Torture & Methods

by Andrew C. McCarthy

Prof. Bainbridge has taken me to task for having failed to provide an answer for one of the inquiries I suggested we should be exploring in the torture/coercion debate (assuming we could ever get beyond the preliminary question of whether we should just hold to an absolute prohibition and not discuss this further at all).

Specifically, in an article about the McCain amendment, I said we should be “forthright about … the lengths [we] would be willing to go” to get information. Bainbridge wants me to spell out methods of coercion I would find acceptable, and wants me to go through a list of tactics (from slapping to water-boarding) that ABC News claims have been used.

Pardon me if I don’t play along. I don’t understand where lawyers get the idea that because they have law degrees they are vested with competence to pronounce conclusively on all life’s questions, including those that have precious little to do with the law. (Judge Richard Posner makes this point very well in Preventing Surprise Attacks, his book on the 9/11 Commission, wherein he asks why anyone thought we should hand over to a panel of mostly lawyers — with no intelligence professionals, economists and other more suitable experts — the task of restructuring the entire intelligence community).
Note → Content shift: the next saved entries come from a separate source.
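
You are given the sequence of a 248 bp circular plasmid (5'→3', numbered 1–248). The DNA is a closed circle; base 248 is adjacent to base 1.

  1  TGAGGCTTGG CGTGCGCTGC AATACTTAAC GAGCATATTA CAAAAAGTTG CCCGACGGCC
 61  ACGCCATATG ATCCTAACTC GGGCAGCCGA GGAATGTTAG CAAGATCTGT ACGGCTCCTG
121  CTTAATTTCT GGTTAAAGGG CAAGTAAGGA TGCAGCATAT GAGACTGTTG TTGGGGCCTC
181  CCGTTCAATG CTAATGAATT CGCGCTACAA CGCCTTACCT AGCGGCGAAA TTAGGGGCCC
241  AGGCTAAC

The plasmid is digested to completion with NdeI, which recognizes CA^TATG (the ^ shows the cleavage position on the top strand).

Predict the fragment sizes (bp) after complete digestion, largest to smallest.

157, 91 bp

NdeI sites (CATATG) start at positions 65, 156.
NdeI cuts after base 2 of each site, so after positions 66, 157.
Circular molecule, 2 cuts → 2 fragments:
  67–157 → 91 bp
  158–248 then 1–66 → 91 + 66 = 157 bp
Sorted largest to smallest: 157, 91 bp.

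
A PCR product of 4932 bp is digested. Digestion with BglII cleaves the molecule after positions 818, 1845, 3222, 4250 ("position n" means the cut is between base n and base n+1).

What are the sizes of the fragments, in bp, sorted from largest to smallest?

Linear molecule, 4 cuts → 5 fragments:
  818 − 0 = 818 bp
  1845 − 818 = 1027 bp
  3222 − 1845 = 1377 bp
  4250 − 3222 = 1028 bp
  4932 − 4250 = 682 bp
Sorted largest to smallest: 1377, 1028, 1027, 818, 682 bp.

1377, 1028, 1027, 818, 682 bp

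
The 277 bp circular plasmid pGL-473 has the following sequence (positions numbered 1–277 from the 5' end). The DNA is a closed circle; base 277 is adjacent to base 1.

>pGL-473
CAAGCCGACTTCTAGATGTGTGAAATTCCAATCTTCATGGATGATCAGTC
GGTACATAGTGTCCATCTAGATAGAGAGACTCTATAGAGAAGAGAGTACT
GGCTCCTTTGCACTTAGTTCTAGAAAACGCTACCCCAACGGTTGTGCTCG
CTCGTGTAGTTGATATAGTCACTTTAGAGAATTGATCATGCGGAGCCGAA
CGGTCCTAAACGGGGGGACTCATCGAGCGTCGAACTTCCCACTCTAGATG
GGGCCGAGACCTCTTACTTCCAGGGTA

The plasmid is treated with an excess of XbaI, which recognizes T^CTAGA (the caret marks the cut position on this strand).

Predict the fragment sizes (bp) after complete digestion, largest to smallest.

XbaI sites (TCTAGA) start at positions 11, 66, 119, 243.
XbaI cuts after the first base of each site, so after positions 11, 66, 119, 243.
Circular molecule, 4 cuts → 4 fragments:
  12–66 → 55 bp
  67–119 → 53 bp
  120–243 → 124 bp
  244–277 then 1–11 → 34 + 11 = 45 bp
Sorted largest to smallest: 124, 55, 53, 45 bp.

124, 55, 53, 45 bp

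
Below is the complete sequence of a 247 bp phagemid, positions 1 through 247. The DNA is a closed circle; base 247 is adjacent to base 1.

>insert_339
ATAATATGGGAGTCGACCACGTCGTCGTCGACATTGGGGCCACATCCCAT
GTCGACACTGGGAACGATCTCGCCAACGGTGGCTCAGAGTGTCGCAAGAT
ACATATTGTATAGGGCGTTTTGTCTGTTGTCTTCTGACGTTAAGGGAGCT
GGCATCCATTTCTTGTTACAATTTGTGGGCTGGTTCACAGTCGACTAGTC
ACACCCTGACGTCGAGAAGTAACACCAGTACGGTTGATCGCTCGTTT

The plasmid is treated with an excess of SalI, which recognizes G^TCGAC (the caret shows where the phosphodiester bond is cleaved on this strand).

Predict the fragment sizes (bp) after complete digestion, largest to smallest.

SalI sites (GTCGAC) start at positions 12, 27, 51, 190.
SalI cuts after the first base of each site, so after positions 12, 27, 51, 190.
Circular molecule, 4 cuts → 4 fragments:
  13–27 → 15 bp
  28–51 → 24 bp
  52–190 → 139 bp
  191–247 then 1–12 → 57 + 12 = 69 bp
Sorted largest to smallest: 139, 69, 24, 15 bp.

139, 69, 24, 15 bp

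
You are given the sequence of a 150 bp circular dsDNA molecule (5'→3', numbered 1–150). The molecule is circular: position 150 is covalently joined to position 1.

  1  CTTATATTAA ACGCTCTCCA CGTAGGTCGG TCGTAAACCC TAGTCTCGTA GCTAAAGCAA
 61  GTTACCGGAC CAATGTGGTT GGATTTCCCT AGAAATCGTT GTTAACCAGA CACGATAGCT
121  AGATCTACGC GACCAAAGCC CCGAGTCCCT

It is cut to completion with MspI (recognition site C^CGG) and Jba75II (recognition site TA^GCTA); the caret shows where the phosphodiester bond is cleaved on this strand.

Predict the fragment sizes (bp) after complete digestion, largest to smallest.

The MspI site (CCGG) starts at position 65.
MspI cuts after the first base of each site, so after position 65.
Jba75II sites (TAGCTA) start at positions 49, 116.
Jba75II cuts after base 2 of each site, so after positions 50, 117.
Combined cut positions: 50, 65, 117.
Circular molecule, 3 cuts → 3 fragments:
  51–65 → 15 bp
  66–117 → 52 bp
  118–150 then 1–50 → 33 + 50 = 83 bp
Sorted largest to smallest: 83, 52, 15 bp.

83, 52, 15 bp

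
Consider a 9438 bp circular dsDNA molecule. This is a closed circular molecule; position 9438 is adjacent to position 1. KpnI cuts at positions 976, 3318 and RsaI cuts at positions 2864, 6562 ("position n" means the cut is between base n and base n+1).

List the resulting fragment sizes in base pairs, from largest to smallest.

Combined cut positions (sorted): 976, 2864, 3318, 6562.
Circular molecule, 4 cuts → 4 fragments:
  2864 − 976 = 1888 bp
  3318 − 2864 = 454 bp
  6562 − 3318 = 3244 bp
  wrap: 9438 − 6562 + 976 = 3852 bp
Sorted largest to smallest: 3852, 3244, 1888, 454 bp.

3852, 3244, 1888, 454 bp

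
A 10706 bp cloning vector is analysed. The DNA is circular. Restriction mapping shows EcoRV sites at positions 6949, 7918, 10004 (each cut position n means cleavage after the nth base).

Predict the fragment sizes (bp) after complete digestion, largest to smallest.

Circular molecule, 3 cuts → 3 fragments:
  7918 − 6949 = 969 bp
  10004 − 7918 = 2086 bp
  wrap: 10706 − 10004 + 6949 = 7651 bp
Sorted largest to smallest: 7651, 2086, 969 bp.

7651, 2086, 969 bp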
Like most laymen I suspect, I can easily see that slapping falls on one side of the spectrum and Saddam’s wood-chipper on the other. In between, what works, what is a waste of time, and what is naked sadism is what we should be exploring. That is what I said — being knowledgeable enough to spot an issue does not necessarily make one knowledgeable enough to provide an answer. That’s the reason we have congressional hearings and testimony from people who have relevant experience and expertise.

If we brought a lawyer in to rewrite the penalty structure of the federal securities laws with no hearings, no input from business or reglatory professionals, nothing other than his subjective perceptions, I imagine Prof. Bainbridge would be among the first to cry foul. And I’d be right there with him. I don’t see how this is different. Why should anyone care what I think about water-boarding? I’ve never used it, I don’t know what its track record is, and I don’t know anything more about it than anyone who reads the papers — which have been known, on occasion, to get things wrong.